Dive Sites / 21 views
The Blue Hole is a diving location on the southeast Sinai, a few kilometres north of Dahab, Egypt on the coast of the Red Sea. Located about thirty minutes jeep ride from Dahab, it is accessible from shore with entry into the blue water just a few meters from the rocky shoreline. Bedouin type facilities surround the main entry – exit points, with toilets, seating, food and drinks available. Whilst entry into the Blue Hole pool is one option, quite a nice alternative is to make a short walk to the north, along the rocky coastal path and enter through a gap in the shoreline rocks.

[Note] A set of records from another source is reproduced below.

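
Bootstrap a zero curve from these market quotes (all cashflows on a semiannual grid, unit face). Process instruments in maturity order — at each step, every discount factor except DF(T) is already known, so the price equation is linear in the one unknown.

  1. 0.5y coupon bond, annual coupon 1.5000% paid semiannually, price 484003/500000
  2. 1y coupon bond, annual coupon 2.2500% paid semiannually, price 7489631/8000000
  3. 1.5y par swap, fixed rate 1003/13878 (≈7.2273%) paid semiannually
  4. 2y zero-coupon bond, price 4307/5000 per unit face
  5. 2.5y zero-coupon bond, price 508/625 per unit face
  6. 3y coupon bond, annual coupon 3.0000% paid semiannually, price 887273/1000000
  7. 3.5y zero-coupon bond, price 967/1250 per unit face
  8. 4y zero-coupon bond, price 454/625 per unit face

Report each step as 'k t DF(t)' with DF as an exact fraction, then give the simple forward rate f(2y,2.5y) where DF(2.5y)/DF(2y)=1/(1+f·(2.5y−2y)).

1 1/2 1201/1250
2 1 9151/10000
3 3/2 8997/10000
4 2 4307/5000
5 5/2 508/625
6 3 2021/2500
7 7/2 967/1250
8 4 454/625
f(2y,2.5y) = ((4307/5000)/(508/625) − 1)/(1/2) = 243/2032 ≈ 11.9587%

step 1 [0.5y] bond c/2=3/400: DF=(484003/500000 − 3/400·(0))/(1+3/400) = 1201/1250 ≈ 0.960800
step 2 [1y] bond c/2=9/800: DF=(7489631/8000000 − 9/800·(0.960800))/(1+9/800) = 9151/10000 ≈ 0.915100
step 3 [1.5y] swap r/2=1003/27756: DF=(1 − 1003/27756·(0.960800+0.915100))/(1+1003/27756) = 8997/10000 ≈ 0.899700
step 4 [2y] zero: DF = P = 4307/5000 ≈ 0.861400
step 5 [2.5y] zero: DF = P = 508/625 ≈ 0.812800
step 6 [3y] bond c/2=3/200: DF=(887273/1000000 − 3/200·(0.960800+0.915100+0.899700+0.861400+0.812800))/(1+3/200) = 2021/2500 ≈ 0.808400
step 7 [3.5y] zero: DF = P = 967/1250 ≈ 0.773600
step 8 [4y] zero: DF = P = 454/625 ≈ 0.726400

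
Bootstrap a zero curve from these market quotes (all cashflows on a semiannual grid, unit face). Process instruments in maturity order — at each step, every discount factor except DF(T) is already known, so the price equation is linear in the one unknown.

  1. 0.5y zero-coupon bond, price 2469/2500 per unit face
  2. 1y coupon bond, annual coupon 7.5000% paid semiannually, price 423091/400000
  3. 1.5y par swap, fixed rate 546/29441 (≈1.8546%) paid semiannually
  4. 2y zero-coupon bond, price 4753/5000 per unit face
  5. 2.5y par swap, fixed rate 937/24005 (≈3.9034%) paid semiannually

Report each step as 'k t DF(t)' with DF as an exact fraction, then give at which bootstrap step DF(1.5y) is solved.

1 1/2 2469/2500
2 1 4919/5000
3 3/2 9727/10000
4 2 4753/5000
5 5/2 9063/10000
DF(1.5y) is solved at step 3

step 1 [0.5y] zero: DF = P = 2469/2500 ≈ 0.987600
step 2 [1y] bond c/2=3/80: DF=(423091/400000 − 3/80·(0.987600))/(1+3/80) = 4919/5000 ≈ 0.983800
step 3 [1.5y] swap r/2=273/29441: DF=(1 − 273/29441·(0.987600+0.983800))/(1+273/29441) = 9727/10000 ≈ 0.972700
step 4 [2y] zero: DF = P = 4753/5000 ≈ 0.950600
step 5 [2.5y] swap r/2=937/48010: DF=(1 − 937/48010·(0.987600+0.983800+0.972700+0.950600))/(1+937/48010) = 9063/10000 ≈ 0.906300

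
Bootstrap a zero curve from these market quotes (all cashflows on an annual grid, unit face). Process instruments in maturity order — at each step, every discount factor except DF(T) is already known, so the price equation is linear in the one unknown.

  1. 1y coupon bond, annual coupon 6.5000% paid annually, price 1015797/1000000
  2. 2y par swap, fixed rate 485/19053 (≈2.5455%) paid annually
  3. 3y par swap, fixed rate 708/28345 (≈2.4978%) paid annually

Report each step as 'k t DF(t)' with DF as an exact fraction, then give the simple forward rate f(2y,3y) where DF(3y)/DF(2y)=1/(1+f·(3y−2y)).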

The Blue Hole is a submarine sinkhole, with a maximum depth within the hole of just over 100 m (328 feet). There is a shallow opening to the sea around 6 m (20 feet) deep, known as “the saddle”, and a 26 m (85 feet) long tunnel, known as “the arch”, whose top is at a depth of 55 m (181 feet), and whose bottom falls away as it reaches the seaward side to about 120 m (394 feet). On the seaward side the depth drops steeply to over a thousand metres (3500 feet) deep. The hole and the surrounding area have an abundance of coral and reef fish. The Blue Hole is a hot spot for freediving because of the depth directly accessible from shore and the lack of current.
The Blue Hole at Dahab is believed to be by far the most dangerous and deadliest dive site in the world, with some suggesting it to have claimed the lives of 130 to 200 divers in recent years. The reasons why this site is the most dangerous in the world are not clearly understood, with differing explanations given for its high death rate.